Ce n’était pas tout : il fallait créer dans la nation un courant favorable à la nouvelle institution. Pour réveiller dans les masses la ferveur patriotique, Samuel n’hésita pas à utiliser les services des prophètes dont nous avons parlé et qui, se croyant possédés de JHVH, ne visaient qu’à défendre sa cause. Mais cette cause était celle d’Israël lui-même. Sans se mêler à eux, Samuel encouragea leur propagande religieuse et patriotique.
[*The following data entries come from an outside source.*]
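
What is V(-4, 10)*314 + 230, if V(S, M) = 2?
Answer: 858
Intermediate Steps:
V(-4, 10)*314 + 230 = 2*314 + 230 = 628 + 230 = 858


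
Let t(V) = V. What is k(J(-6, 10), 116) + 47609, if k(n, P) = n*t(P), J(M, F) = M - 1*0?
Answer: 46913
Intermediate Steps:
J(M, F) = M (J(M, F) = M + 0 = M)
k(n, P) = P*n (k(n, P) = n*P = P*n)
k(J(-6, 10), 116) + 47609 = 116*(-6) + 47609 = -696 + 47609 = 46913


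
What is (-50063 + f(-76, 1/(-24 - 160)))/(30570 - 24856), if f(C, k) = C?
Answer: -50139/5714 ≈ -8.7748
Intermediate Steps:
(-50063 + f(-76, 1/(-24 - 160)))/(30570 - 24856) = (-50063 - 76)/(30570 - 24856) = -50139/5714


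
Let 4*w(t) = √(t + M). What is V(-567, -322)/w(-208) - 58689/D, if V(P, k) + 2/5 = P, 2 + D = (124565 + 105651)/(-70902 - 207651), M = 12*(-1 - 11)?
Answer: 16347997017/787322 + 2837*I*√22/110 ≈ 20764.0 + 120.97*I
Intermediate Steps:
M = -144 (M = 12*(-12) = -144)
D = -787322/278553 (D = -2 + (124565 + 105651)/(-70902 - 207651) = -2 + 230216/(-278553) = -2 + 230216*(-1/278553) = -2 - 230216/278553 = -787322/278553 ≈ -2.8265)
V(P, k) = -⅖ + P
w(t) = √(-144 + t)/4 (w(t) = √(t - 144)/4 = √(-144 + t)/4)
V(-567, -322)/w(-208) - 58689/D = (-⅖ - 567)/((√(-144 - 208)/4)) - 58689/(-787322/278553) = -2837*(-I*√22/22)/5 - 58689*(-278553/787322) = -2837*(-I*√22/22)/5 + 16347997017/787322 = -(-2837)*I*√22/110 + 16347997017/787322 = 2837*I*√22/110 + 16347997017/787322 = 16347997017/787322 + 2837*I*√22/110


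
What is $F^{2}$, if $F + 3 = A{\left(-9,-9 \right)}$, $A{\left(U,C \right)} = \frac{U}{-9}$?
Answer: $4$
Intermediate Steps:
$A{\left(U,C \right)} = - \frac{U}{9}$ ($A{\left(U,C \right)} = U \left(- \frac{1}{9}\right) = - \frac{U}{9}$)
$F = -2$ ($F = -3 - -1 = -3 + 1 = -2$)
$F^{2} = \left(-2\right)^{2} = 4$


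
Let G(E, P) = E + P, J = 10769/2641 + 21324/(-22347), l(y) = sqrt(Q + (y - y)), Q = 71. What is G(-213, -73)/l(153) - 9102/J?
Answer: -179061907518/61446053 - 286*sqrt(71)/71 ≈ -2948.1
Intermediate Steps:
l(y) = sqrt(71) (l(y) = sqrt(71 + (y - y)) = sqrt(71 + 0) = sqrt(71))
J = 61446053/19672809 (J = 10769*(1/2641) + 21324*(-1/22347) = 10769/2641 - 7108/7449 = 61446053/19672809 ≈ 3.1234)
G(-213, -73)/l(153) - 9102/J = (-213 - 73)/(sqrt(71)) - 9102/61446053/19672809 = -286*sqrt(71)/71 - 9102*19672809/61446053 = -286*sqrt(71)/71 - 179061907518/61446053 = -179061907518/61446053 - 286*sqrt(71)/71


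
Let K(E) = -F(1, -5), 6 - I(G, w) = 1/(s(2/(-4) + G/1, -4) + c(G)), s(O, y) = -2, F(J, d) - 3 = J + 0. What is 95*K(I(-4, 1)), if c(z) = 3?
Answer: -380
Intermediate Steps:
F(J, d) = 3 + J (F(J, d) = 3 + (J + 0) = 3 + J)
I(G, w) = 5 (I(G, w) = 6 - 1/(-2 + 3) = 6 - 1/1 = 6 - 1*1 = 6 - 1 = 5)
K(E) = -4 (K(E) = -(3 + 1) = -1*4 = -4)
95*K(I(-4, 1)) = 95*(-4) = -380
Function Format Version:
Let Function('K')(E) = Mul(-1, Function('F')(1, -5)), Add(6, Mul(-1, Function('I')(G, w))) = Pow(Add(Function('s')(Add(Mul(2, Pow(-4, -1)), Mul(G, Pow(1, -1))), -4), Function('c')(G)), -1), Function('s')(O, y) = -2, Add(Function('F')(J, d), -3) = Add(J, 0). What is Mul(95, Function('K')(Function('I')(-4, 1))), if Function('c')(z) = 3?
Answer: -380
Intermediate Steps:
Function('F')(J, d) = Add(3, J) (Function('F')(J, d) = Add(3, Add(J, 0)) = Add(3, J))
Function('I')(G, w) = 5 (Function('I')(G, w) = Add(6, Mul(-1, Pow(Add(-2, 3), -1))) = Add(6, Mul(-1, Pow(1, -1))) = Add(6, Mul(-1, 1)) = Add(6, -1) = 5)
Function('K')(E) = -4 (Function('K')(E) = Mul(-1, Add(3, 1)) = Mul(-1, 4) = -4)
Mul(95, Function('K')(Function('I')(-4, 1))) = Mul(95, -4) = -380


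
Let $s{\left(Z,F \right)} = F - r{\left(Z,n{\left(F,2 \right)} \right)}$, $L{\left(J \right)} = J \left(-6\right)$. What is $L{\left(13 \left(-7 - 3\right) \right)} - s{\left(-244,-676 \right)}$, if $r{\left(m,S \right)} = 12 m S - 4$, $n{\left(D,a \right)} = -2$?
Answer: $7308$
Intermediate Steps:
$r{\left(m,S \right)} = -4 + 12 S m$ ($r{\left(m,S \right)} = 12 S m - 4 = -4 + 12 S m$)
$L{\left(J \right)} = - 6 J$
$s{\left(Z,F \right)} = 4 + F + 24 Z$ ($s{\left(Z,F \right)} = F - \left(-4 + 12 \left(-2\right) Z\right) = F - \left(-4 - 24 Z\right) = F + \left(4 + 24 Z\right) = 4 + F + 24 Z$)
$L{\left(13 \left(-7 - 3\right) \right)} - s{\left(-244,-676 \right)} = - 6 \cdot 13 \left(-7 - 3\right) - \left(4 - 676 + 24 \left(-244\right)\right) = - 6 \cdot 13 \left(-10\right) - \left(4 - 676 - 5856\right) = \left(-6\right) \left(-130\right) - -6528 = 780 + 6528 = 7308$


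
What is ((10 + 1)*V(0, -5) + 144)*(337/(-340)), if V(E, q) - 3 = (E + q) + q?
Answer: -22579/340 ≈ -66.409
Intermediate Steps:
V(E, q) = 3 + E + 2*q (V(E, q) = 3 + ((E + q) + q) = 3 + (E + 2*q) = 3 + E + 2*q)
((10 + 1)*V(0, -5) + 144)*(337/(-340)) = ((10 + 1)*(3 + 0 + 2*(-5)) + 144)*(337/(-340)) = (11*(3 + 0 - 10) + 144)*(337*(-1/340)) = (11*(-7) + 144)*(-337/340) = (-77 + 144)*(-337/340) = 67*(-337/340) = -22579/340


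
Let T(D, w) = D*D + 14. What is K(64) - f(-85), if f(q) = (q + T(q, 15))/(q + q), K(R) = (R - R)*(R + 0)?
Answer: 3577/85 ≈ 42.082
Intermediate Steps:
T(D, w) = 14 + D² (T(D, w) = D² + 14 = 14 + D²)
K(R) = 0 (K(R) = 0*R = 0)
f(q) = (14 + q + q²)/(2*q) (f(q) = (q + (14 + q²))/(q + q) = (14 + q + q²)/((2*q)) = (14 + q + q²)*(1/(2*q)) = (14 + q + q²)/(2*q))
K(64) - f(-85) = 0 - (14 - 85 + (-85)²)/(2*(-85)) = 0 - (-1)*(14 - 85 + 7225)/(2*85) = 0 - (-1)*7154/(2*85) = 0 - 1*(-3577/85) = 0 + 3577/85 = 3577/85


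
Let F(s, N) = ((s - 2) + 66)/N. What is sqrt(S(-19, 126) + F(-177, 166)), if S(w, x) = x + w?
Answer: 3*sqrt(325526)/166 ≈ 10.311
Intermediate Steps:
S(w, x) = w + x
F(s, N) = (64 + s)/N (F(s, N) = ((-2 + s) + 66)/N = (64 + s)/N)
sqrt(S(-19, 126) + F(-177, 166)) = sqrt((-19 + 126) + (64 - 177)/166) = sqrt(107 + (1/166)*(-113)) = sqrt(107 - 113/166) = sqrt(17649/166) = 3*sqrt(325526)/166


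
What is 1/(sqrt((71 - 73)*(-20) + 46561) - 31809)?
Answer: -31809/1011765880 - sqrt(46601)/1011765880 ≈ -3.1652e-5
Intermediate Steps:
1/(sqrt((71 - 73)*(-20) + 46561) - 31809) = 1/(sqrt(-2*(-20) + 46561) - 31809) = 1/(sqrt(40 + 46561) - 31809) = 1/(sqrt(46601) - 31809) = 1/(-31809 + sqrt(46601))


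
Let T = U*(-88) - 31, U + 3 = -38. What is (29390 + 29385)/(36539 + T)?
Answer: 58775/40116 ≈ 1.4651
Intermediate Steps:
U = -41 (U = -3 - 38 = -41)
T = 3577 (T = -41*(-88) - 31 = 3608 - 31 = 3577)
(29390 + 29385)/(36539 + T) = (29390 + 29385)/(36539 + 3577) = 58775/40116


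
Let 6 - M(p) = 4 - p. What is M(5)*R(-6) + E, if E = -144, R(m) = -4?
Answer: -172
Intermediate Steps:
M(p) = 2 + p (M(p) = 6 - (4 - p) = 6 + (-4 + p) = 2 + p)
M(5)*R(-6) + E = (2 + 5)*(-4) - 144 = 7*(-4) - 144 = -28 - 144 = -172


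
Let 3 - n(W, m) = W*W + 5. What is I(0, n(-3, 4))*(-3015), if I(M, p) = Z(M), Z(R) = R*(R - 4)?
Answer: 0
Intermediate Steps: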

Le public, qui avait quelque mépris pour leur attitude (1 Samuel 19.24), entendait du moins, dans leurs discours enflammés, proclamer la gloire de JHVH et la grandeur du peuple qui le sert. Tout cela, joint à l’activité de Samuel lui-même, devait préparer la nation pour le jour où le nouveau chef se révélerait et l’amener à faire bloc autour de lui. L’événement ne tarda pas à se produire, mais, conseiller de la première heure pour Saül, Samuel ne prit, semble-t-il, qu’une très petite part aux événements subséquents. Il lui reste l’impérissable mérite d’avoir été le premier artisan de cette délivrance. Rien de plus légitime donc que la place éminente que la tradition et l’histoire reconnaissantes lui ont assurée.
Selon nos sources bibliques, toujours préoccupées d’utiliser l’histoire en vue de l’édification, le rôle religieux de Samuel est considérable. Même dégagé des superfétations de la légende, il reste très grand.
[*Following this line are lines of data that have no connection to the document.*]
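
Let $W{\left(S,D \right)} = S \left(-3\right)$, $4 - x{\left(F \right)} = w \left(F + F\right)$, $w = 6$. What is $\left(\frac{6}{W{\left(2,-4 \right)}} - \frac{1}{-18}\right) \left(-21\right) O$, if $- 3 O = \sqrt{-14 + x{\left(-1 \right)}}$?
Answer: $- \frac{119 \sqrt{2}}{18} \approx -9.3495$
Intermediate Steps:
$x{\left(F \right)} = 4 - 12 F$ ($x{\left(F \right)} = 4 - 6 \left(F + F\right) = 4 - 6 \cdot 2 F = 4 - 12 F$)
$O = - \frac{\sqrt{2}}{3}$ ($O = - \frac{\sqrt{-14 + \left(4 - -12\right)}}{3} = - \frac{\sqrt{-14 + \left(4 + 12\right)}}{3} = - \frac{\sqrt{-14 + 16}}{3} = - \frac{\sqrt{2}}{3} \approx -0.4714$)
$W{\left(S,D \right)} = - 3 S$
$\left(\frac{6}{W{\left(2,-4 \right)}} - \frac{1}{-18}\right) \left(-21\right) O = \left(\frac{6}{\left(-3\right) 2} - \frac{1}{-18}\right) \left(-21\right) \left(- \frac{\sqrt{2}}{3}\right) = \left(\frac{6}{-6} - - \frac{1}{18}\right) \left(-21\right) \left(- \frac{\sqrt{2}}{3}\right) = \left(6 \left(- \frac{1}{6}\right) + \frac{1}{18}\right) \left(-21\right) \left(- \frac{\sqrt{2}}{3}\right) = \left(-1 + \frac{1}{18}\right) \left(-21\right) \left(- \frac{\sqrt{2}}{3}\right) = \left(- \frac{17}{18}\right) \left(-21\right) \left(- \frac{\sqrt{2}}{3}\right) = \frac{119 \left(- \frac{\sqrt{2}}{3}\right)}{6} = - \frac{119 \sqrt{2}}{18}$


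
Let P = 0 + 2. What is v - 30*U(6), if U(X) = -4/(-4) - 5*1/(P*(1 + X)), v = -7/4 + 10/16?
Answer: -1143/56 ≈ -20.411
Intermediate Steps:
P = 2
v = -9/8 (v = -7*¼ + 10*(1/16) = -7/4 + 5/8 = -9/8 ≈ -1.1250)
U(X) = 1 - 5/(2 + 2*X) (U(X) = -4/(-4) - 5*1/(2*(1 + X)) = -4*(-¼) - 5/(2 + 2*X) = 1 - 5/(2 + 2*X))
v - 30*U(6) = -9/8 - 30*(-3/2 + 6)/(1 + 6) = -9/8 - 30*9/(7*2) = -9/8 - 30*9/14 = -9/8 - 135/7 = -1143/56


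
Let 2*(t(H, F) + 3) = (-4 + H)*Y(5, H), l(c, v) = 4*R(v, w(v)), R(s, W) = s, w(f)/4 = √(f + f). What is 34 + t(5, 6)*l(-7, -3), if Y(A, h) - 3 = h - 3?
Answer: 40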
L’historiographie israélite, qui fait de lui un voyant (1 Samuel 9.6 ; 1 Samuel 9.11), un prêtre (1 Samuel 3 ; 1 Samuel 9 ; 1 Samuel 13), un juge (1 Samuel 12) et un prophète (1 Samuel 15), le revêt ainsi de toutes les dignités sauf celle de la royauté. Ces appellations ne sont pas toutes de la même main ni de la même époque. Les deux dernières sont plus récentes. L’une d’elles (1 Samuel 12), sans le ranger parmi les douze juges classiques, lui attribue leur rôle de chefs politiques et de porte-parole de JHVH (voir Juges) : la personnalité de Samuel doit ici donner plus de poids à des considérations religieuses et morales qui n’étaient pas de son temps. Ce trait est encore accentué dans 1 Samuel 15 : Samuel est ici un prophète presque au même titre qu’Ésaïe ou Jérémie. Cette conception reflète le jugement que l’école deutéronomique (VIIe - VIe siècle) portait sur le passé, ainsi que l’usage qu’elle faisait de ces documents, mais ne correspond pas à la réalité historique.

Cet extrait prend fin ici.